Vendredi 20 janvier.—Les nouvelles montent encore une fois au beau. Toutes les troupes régulières de Rennes sont rappelées à Laval.
La ville offre une physionomie très-animée, des régiments partent, d'autres arrivent. Ceux-ci sont les bataillons des mobilisés qui se sont enfuis au Mans; le général Chanzy s'en est débarrassé. Il ne veut plus que des soldats sur lesquels il puisse compter.
Le bruit court que la deuxième armée a obtenu quelques avantages. Quant aux armées du Nord, de l'Est et de Paris, les nouvelles les plus contradictoires circulent, mais en réalité, on ne sait rien.
La compagnie des aérostiers est triste et se plaint de son inactivité forcée. Elle ne demande qu'à agir. Rennes est une grande ville, monotone et bigote. On y vend des cierges, des gravures de piété et des coeurs de Jésus en drap rouge qui arrêtent les balles prussiennes. Qu'on en vende, je le conçois, mais qu'on les achète comme pare à balles, voilà ce que je ne comprends plus.
Nous tuons le temps en faisant de longues promenades aux environs de la ville. La conversation revient toujours sur Paris! Quel cauchemar sans trêve!

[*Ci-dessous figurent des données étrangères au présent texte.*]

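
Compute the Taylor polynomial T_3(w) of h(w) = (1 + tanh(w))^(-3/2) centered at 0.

Compose series: expand the inner function first, then feed it into the outer expansion.

-27*w^3/16 + 15*w^2/8 - 3*w/2 + 1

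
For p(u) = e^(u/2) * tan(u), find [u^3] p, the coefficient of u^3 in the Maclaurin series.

11/24

Expand each factor separately, then convolve coefficients.
[u^0] = 0;  [u^1] = 1;  [u^2] = 1/2;  [u^3] = 11/24.
So c_3 = p′′′(0)/3! = 11/24.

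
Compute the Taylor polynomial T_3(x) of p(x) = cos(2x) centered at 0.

1 - 2*x^2

Use the known series and substitute for the argument.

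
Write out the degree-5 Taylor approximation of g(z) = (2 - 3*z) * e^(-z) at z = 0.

-17*z^5/120 + 7*z^4/12 - 11*z^3/6 + 4*z^2 - 5*z + 2

Distribute the polynomial across the series and collect like powers.
[z^0] = 2;  [z^1] = -5;  [z^2] = 4;  [z^3] = -11/6;  [z^4] = 7/12;  [z^5] = -17/120.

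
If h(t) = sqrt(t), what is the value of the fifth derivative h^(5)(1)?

105/32

Differentiate repeatedly and evaluate at the center.
The coefficient of (t - 1)^5 in the expansion is 7/256, so h^(5)(1) = 5! * (7/256) = 105/32.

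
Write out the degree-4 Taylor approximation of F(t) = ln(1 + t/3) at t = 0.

Differentiate repeatedly and evaluate at the center.

-t^4/324 + t^3/81 - t^2/18 + t/3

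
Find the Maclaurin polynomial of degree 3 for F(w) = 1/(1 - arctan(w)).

Substitute the inner expansion into the outer series and collect powers.
F(0) = 1
F′(0) = 1
F′′(0) = 2
F′′′(0) = 4
Then c_k = F^(k)(0)/k! gives each Taylor coefficient.

2*w^3/3 + w^2 + w + 1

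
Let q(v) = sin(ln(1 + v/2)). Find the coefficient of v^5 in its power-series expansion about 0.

-1/384

Substitute the inner expansion into the outer series and collect powers.
q(0) = 0
q′(0) = 1/2
q′′(0) = -1/4
q′′′(0) = 1/8
q^(4)(0) = 0
q^(5)(0) = -5/16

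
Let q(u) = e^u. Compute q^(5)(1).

Differentiate repeatedly and evaluate at the center.
The coefficient of (u - 1)^5 in the expansion is e/120, so q^(5)(1) = 5! * (e/120) = e.

e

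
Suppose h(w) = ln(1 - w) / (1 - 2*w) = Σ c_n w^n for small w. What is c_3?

-16/3

Use 1/(1 - r) = Σ r^k on the denominator, then take the Cauchy product.
[w^0] = 0;  [w^1] = -1;  [w^2] = -5/2;  [w^3] = -16/3.
So c_3 = h′′′(0)/3! = -16/3.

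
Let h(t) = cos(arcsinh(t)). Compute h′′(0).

-1

Let u equal the inner series; expand the outer function in u and truncate.
From the series, [t^2] h = -1/2; multiply by 2! = 2 to get -1.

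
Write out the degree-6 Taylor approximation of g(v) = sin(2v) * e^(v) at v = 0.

11*v^6/180 - 19*v^5/60 - v^4 - v^3/3 + 2*v^2 + 2*v

Take the Cauchy product of the two expansions.
[v^0] = 0;  [v^1] = 2;  [v^2] = 2;  [v^3] = -1/3;  [v^4] = -1;  [v^5] = -19/60;  [v^6] = 11/180.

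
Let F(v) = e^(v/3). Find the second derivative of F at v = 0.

1/9

Compute the successive derivatives at the expansion point and divide by k!.
From the series, [v^2] F = 1/18; multiply by 2! = 2 to get 1/9.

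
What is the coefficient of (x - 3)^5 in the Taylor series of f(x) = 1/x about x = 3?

-1/729

Differentiate repeatedly and evaluate at the center.
f(3) = 1/3
f′(3) = -1/9
f′′(3) = 2/27
f′′′(3) = -2/27
f^(4)(3) = 8/81
f^(5)(3) = -40/243
Dividing each by k! gives the coefficients c_0, ..., c_5.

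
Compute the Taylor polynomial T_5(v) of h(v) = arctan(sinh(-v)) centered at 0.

Let u equal the inner series; expand the outer function in u and truncate.
h(0) = 0
h′(0) = -1
h′′(0) = 0
h′′′(0) = 1
h^(4)(0) = 0
h^(5)(0) = -5
Dividing each by k! gives the coefficients c_0, ..., c_5.

-v^5/24 + v^3/6 - v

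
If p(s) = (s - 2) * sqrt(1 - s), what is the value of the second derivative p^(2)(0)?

Shift and add copies of the series according to the polynomial's terms.
From the series, [s^2] p = -1/4; multiply by 2! = 2 to get -1/2.

-1/2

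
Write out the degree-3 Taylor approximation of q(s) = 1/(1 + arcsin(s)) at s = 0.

-7*s^3/6 + s^2 - s + 1

Let u equal the inner series; expand the outer function in u and truncate.
[s^0] = 1;  [s^1] = -1;  [s^2] = 1;  [s^3] = -7/6.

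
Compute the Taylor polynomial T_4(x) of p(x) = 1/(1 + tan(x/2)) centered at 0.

5*x^4/48 - x^3/6 + x^2/4 - x/2 + 1

Plug the Maclaurin series of the inner function into that of the outer and collect terms.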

Nos yeux se dirigent de ce côté, et malgré nos espérances passagères, comment ne pas entrevoir l'horrible situation de la France? Chanzy vient d'être battu. Les mouvements de Bourbaki sont arrêtés dans l'Est. Quel drame nous attend encore? Ce ne peut être, hélas! que l'agonie. On pense à ses amis de Paris, à leurs souffrances. Comme nous, ils attendent! s'ils voyaient l'armée de la Loire à cent lieues de leurs murs, quelle brèche dans leur courage si résigné!
Mardi 24 janvier.—Les journaux parlent enfin de Paris, ils ont reçu des nouvelles tombées du ciel par ballon monté. Il est question d'une grande sortie, opérée le 19, en avant du Mont-Valérien, mais les résultats ne sont pas connus. Quelque chose nous dit que le dénoûment du drame de la guerre est proche, mais quel supplice que le silence de mort qui règne autour de nous. On ne sait rien d'officiel, c'est l'incertain qui se dresse aux yeux de tous, l'inconnu de mauvais augure.

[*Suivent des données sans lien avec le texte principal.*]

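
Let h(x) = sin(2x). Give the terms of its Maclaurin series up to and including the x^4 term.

-4*x^3/3 + 2*x

Differentiate repeatedly and evaluate at the center.
h(0) = 0
h′(0) = 2
h′′(0) = 0
h′′′(0) = -8
h^(4)(0) = 0
Then c_k = h^(k)(0)/k! gives each Taylor coefficient.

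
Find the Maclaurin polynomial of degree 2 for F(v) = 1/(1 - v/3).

F(0) = 1
F′(0) = 1/3
F′′(0) = 2/9

v^2/9 + v/3 + 1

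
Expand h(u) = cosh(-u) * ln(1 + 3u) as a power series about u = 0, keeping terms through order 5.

2129*u^5/40 - 45*u^4/2 + 21*u^3/2 - 9*u^2/2 + 3*u

Expand each factor separately, then convolve coefficients.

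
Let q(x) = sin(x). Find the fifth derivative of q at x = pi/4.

sqrt(2)/2

From the series, [(x - pi/4)^5] q = sqrt(2)/240; multiply by 5! = 120 to get sqrt(2)/2.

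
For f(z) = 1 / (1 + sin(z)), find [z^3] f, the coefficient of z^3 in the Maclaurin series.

Use the geometric series for the reciprocal, then substitute.
f(0) = 1
f′(0) = -1
f′′(0) = 2
f′′′(0) = -5
Dividing each by k! gives the coefficients c_0, ..., c_3.

-5/6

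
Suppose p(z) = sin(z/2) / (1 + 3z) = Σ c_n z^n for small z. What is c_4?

-215/16

Expand each factor separately, then convolve coefficients.
p(0) = 0
p′(0) = 1/2
p′′(0) = -3
p′′′(0) = 215/8
p^(4)(0) = -645/2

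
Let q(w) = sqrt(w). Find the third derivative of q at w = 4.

3/256

Compute the successive derivatives at the expansion point and divide by k!.
The coefficient of (w - 4)^3 in the expansion is 1/512, so q′′′(4) = 3! * (1/512) = 3/256.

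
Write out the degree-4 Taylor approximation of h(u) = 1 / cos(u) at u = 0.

Invert the denominator's series and multiply.

5*u^4/24 + u^2/2 + 1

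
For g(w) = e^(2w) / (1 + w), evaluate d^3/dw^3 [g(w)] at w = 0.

Expand each factor separately, then convolve coefficients.
The coefficient of w^3 in the expansion is 1/3, so g′′′(0) = 3! * (1/3) = 2.

2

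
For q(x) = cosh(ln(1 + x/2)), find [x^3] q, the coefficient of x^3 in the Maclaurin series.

-1/16

Plug the Maclaurin series of the inner function into that of the outer and collect terms.
[x^0] = 1;  [x^1] = 0;  [x^2] = 1/8;  [x^3] = -1/16.
So c_3 = q′′′(0)/3! = -1/16.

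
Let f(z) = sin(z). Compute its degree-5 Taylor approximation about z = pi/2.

f(pi/2) = 1
f′(pi/2) = 0
f′′(pi/2) = -1
f′′′(pi/2) = 0
f^(4)(pi/2) = 1
f^(5)(pi/2) = 0

(z - pi/2)^4/24 - (z - pi/2)^2/2 + 1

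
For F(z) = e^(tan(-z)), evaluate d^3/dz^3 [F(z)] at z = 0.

Let u equal the inner series; expand the outer function in u and truncate.
The coefficient of z^3 in the expansion is -1/2, so F′′′(0) = 3! * (-1/2) = -3.

-3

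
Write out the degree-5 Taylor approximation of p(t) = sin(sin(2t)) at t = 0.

16*t^5/5 - 8*t^3/3 + 2*t

Let u equal the inner series; expand the outer function in u and truncate.
p(0) = 0
p′(0) = 2
p′′(0) = 0
p′′′(0) = -16
p^(4)(0) = 0
p^(5)(0) = 384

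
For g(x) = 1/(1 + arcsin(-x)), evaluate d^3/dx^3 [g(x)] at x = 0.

7

Compose series: expand the inner function first, then feed it into the outer expansion.
From the series, [x^3] g = 7/6; multiply by 3! = 6 to get 7.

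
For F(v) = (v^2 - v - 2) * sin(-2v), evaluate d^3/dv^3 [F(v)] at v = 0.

Shift and add copies of the series according to the polynomial's terms.
From the series, [v^3] F = -14/3; multiply by 3! = 6 to get -28.

-28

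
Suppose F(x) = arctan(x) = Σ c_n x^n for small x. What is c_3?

-1/3

F(0) = 0
F′(0) = 1
F′′(0) = 0
F′′′(0) = -2
Then c_k = F^(k)(0)/k! gives each Taylor coefficient.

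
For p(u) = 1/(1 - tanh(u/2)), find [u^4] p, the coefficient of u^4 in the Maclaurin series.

1/48

Plug the Maclaurin series of the inner function into that of the outer and collect terms.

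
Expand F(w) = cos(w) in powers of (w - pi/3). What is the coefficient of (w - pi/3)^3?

[(w - pi/3)^0] = 1/2;  [(w - pi/3)^1] = -sqrt(3)/2;  [(w - pi/3)^2] = -1/4;  [(w - pi/3)^3] = sqrt(3)/12.
So c_3 = F′′′(pi/3)/3! = sqrt(3)/12.

sqrt(3)/12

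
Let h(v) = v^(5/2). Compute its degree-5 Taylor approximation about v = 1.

3*(v - 1)^5/256 - 5*(v - 1)^4/128 + 5*(v - 1)^3/16 + 15*(v - 1)^2/8 + 5*(v - 1)/2 + 1

Differentiate repeatedly and evaluate at the center.
h(1) = 1
h′(1) = 5/2
h′′(1) = 15/4
h′′′(1) = 15/8
h^(4)(1) = -15/16
h^(5)(1) = 45/32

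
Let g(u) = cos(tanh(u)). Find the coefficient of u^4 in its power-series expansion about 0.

3/8

Let u equal the inner series; expand the outer function in u and truncate.
g(0) = 1
g′(0) = 0
g′′(0) = -1
g′′′(0) = 0
g^(4)(0) = 9
Then c_k = g^(k)(0)/k! gives each Taylor coefficient.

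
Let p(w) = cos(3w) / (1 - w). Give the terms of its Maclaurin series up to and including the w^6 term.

-91*w^6/80 - w^5/8 - w^4/8 - 7*w^3/2 - 7*w^2/2 + w + 1

Expand each factor separately, then convolve coefficients.
p(0) = 1
p′(0) = 1
p′′(0) = -7
p′′′(0) = -21
p^(4)(0) = -3
p^(5)(0) = -15
p^(6)(0) = -819
Dividing each by k! gives the coefficients c_0, ..., c_6.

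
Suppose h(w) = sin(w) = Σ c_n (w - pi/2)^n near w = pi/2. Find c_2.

-1/2

[(w - pi/2)^0] = 1;  [(w - pi/2)^1] = 0;  [(w - pi/2)^2] = -1/2.
So c_2 = h′′(pi/2)/2! = -1/2.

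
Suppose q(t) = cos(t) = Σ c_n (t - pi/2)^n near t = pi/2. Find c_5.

-1/120

q(pi/2) = 0
q′(pi/2) = -1
q′′(pi/2) = 0
q′′′(pi/2) = 1
q^(4)(pi/2) = 0
q^(5)(pi/2) = -1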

Le soir, encore une nouvelle qui, inopinément, réveille le courage. Garibaldi a battu les Prussiens devant Dijon. Nous sommes ainsi faits, que dans l'horrible suite de nos malheurs, le plus petit revirement de la fortune se transforme en un événement destiné à changer la face des choses. Comment ne pas croire aveuglément à ce que l'on désire avec ardeur? Le prisonnier, dans son cachot, ne pense-t-il pas à la délivrance, quand un rayon de soleil apparaît à ses yeux!
Une lettre reçue de notre frère aîné qui est à Paris dans les bataillons de marche, augmente notre joie momentanée. Il nous apprend qu'il a reçu de nos nouvelles, par pigeon, pour la première fois, le 15 janvier.
Il raconte ses émotions de soldat, avec entrain, avec animation, et c'est les larmes aux yeux que nous lisons le récit du départ des bataillons de marche pour les avant-postes. Les sédentaires, musique en tête, les femmes, accompagnant jusqu'aux portes des bastions, leurs maris, leurs fils, leur insufflant l'énergie des résolutions vaillantes, quel admirable tableau, quelle scène touchante et pleine de grandeur! Soldats improvisés, Paris a les yeux sur vous, mais, de bien loin aussi, des voeux sincères accompagnent vos bataillons.
Jeudi 26 janvier.—Le ballon la Poste de Paris apporte des nouvelles de la capitale des 19, 20, 21 et 22 janvier. La sortie de Trochu a avorté! Voilà des événements aussi funestes que décisifs. Quelle triste et lamentable journée! Notre collègue Poirrier nous parle de sa femme, de ses filles enfermées à Paris; Bertaux, de ses parents, de ses amis restés dans la capitale. Quel avenir va s'ouvrir à la France? Il faut entrevoir le jour où Paris affamé ouvrira ses portes aux soldats de Guillaume.